The unions long ago assumed the task of enforcing job destruction and implementing wage cuts and reduced working conditions for the workforce in the interest of company management. This is certainly the case in the coal and steel industries, where hundreds of thousands of jobs have been dismantled and many sites closed down in recent decades. It is also the case for the auto industry and all other fields of industry.
Consequently, coal and steel companies operate just as profitably with personnel managers drawn from the trade unions. Particularly well-qualified individuals are found among unionists whose negotiations with board members behind closed doors have proved their ability to develop strategies for safeguarding the interests of the corporations and enforcing them in the face of opposition from the workforce. Such qualifications are not undermined if these union officials occasionally rant loudly in public against the corporations—as has Burkhard. On the contrary.
Burkhard will now assume the task of offsetting heavy losses incurred at ThyssenKrupp—last year the concern was €5 billion in the red—by dismantling jobs and imposing wage cuts and flexibility measures on 150,000 workers around the world.
What exactly has qualified Burkhard for this job? Radio Germany claims, “He is regarded as aggressive and assertive”. The broadcaster supports this view by referring to Burkhard's responsibility for the 2008 collective bargaining agreement in the steel industry.
At the time, salaries were increased by a nominal 5.2 percent. Prior to that, however, there had been years of wage freezes. Furthermore, the actual increase amounted to less than 4.5 percent at the end of the 14-month expiry period. The steel companies were able to live with the deal, as wage costs for steel production amounted to only 9 percent of total production costs. Karl-Ulrich Köhler, board chairman of the ThyssenKrupp Steel corporation at the time, declared quite rationally that the result was “acceptable”.

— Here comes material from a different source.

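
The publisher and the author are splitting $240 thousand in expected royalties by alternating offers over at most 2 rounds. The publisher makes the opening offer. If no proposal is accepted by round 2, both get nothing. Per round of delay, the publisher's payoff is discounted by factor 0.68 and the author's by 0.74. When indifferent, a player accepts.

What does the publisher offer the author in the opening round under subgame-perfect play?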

During the clashes between workers and management at the Bochum Opel factory in recent years, Burkhard together with the works council also pushed through a demolition of jobs that prepared the plant for the closure now underway. In April, 2009, he wrote a letter to the Opel workforce, urging them to agree to a wage cut brokered by IG Metall. He blackmailed the Opel workers with the threat that this was “the only way of securing a future for Opel and permanent jobs for its staff”.
Burkhard, who always appears in expensive suits, is not the first German union official to be rewarded with a lucrative income for his services.
Ralph Labonte, Burkard's predecessor as head of personnel, was the IG Metall union secretary in Duisburg from 1979 to 1987, then rose via the IG Metall board in Dusseldorf to personnel director of a Thyssen subsidiary in 1994, and became head of personnel at ThyssenKrupp in 2003. The 59-year old is now retiring with a generous pension due to ill health.
Heinz-Peter Gasse, Burkhard's predecessor at the head of IG Metall in North Rhine-Westphalia, is now director of personnel at the Krupp Hütten plant in Mannesmann. Gasse's predecessor, Harald Schartau, first became labour minister for the state of NRW and then head of personnel at the Georgsmarienhütte steel works near Osnabrück.
Thomas Schlenz, the longtime chairman of the joint works council at ThyssenKrupp Steel, is currently preparing to take over the post of head of personnel in the same corporation after 2013. He succeeds Dieter Kroll, a former pseudo-radical shop steward at ThyssenKrupp Steel, who also rose via the works council chairmanship to personnel director.
Kroll earned an eight-figure sum during his eight years in office. Now aged 56, he is looking forward to a life of extensive traveling. “I'm looking forward to a life of independence”, he says. Most workers in Germany now confront retirement first at the age of 67. The steel workers betrayed by Kroll in order to rake in his fortune have little chance of a “life of independence”.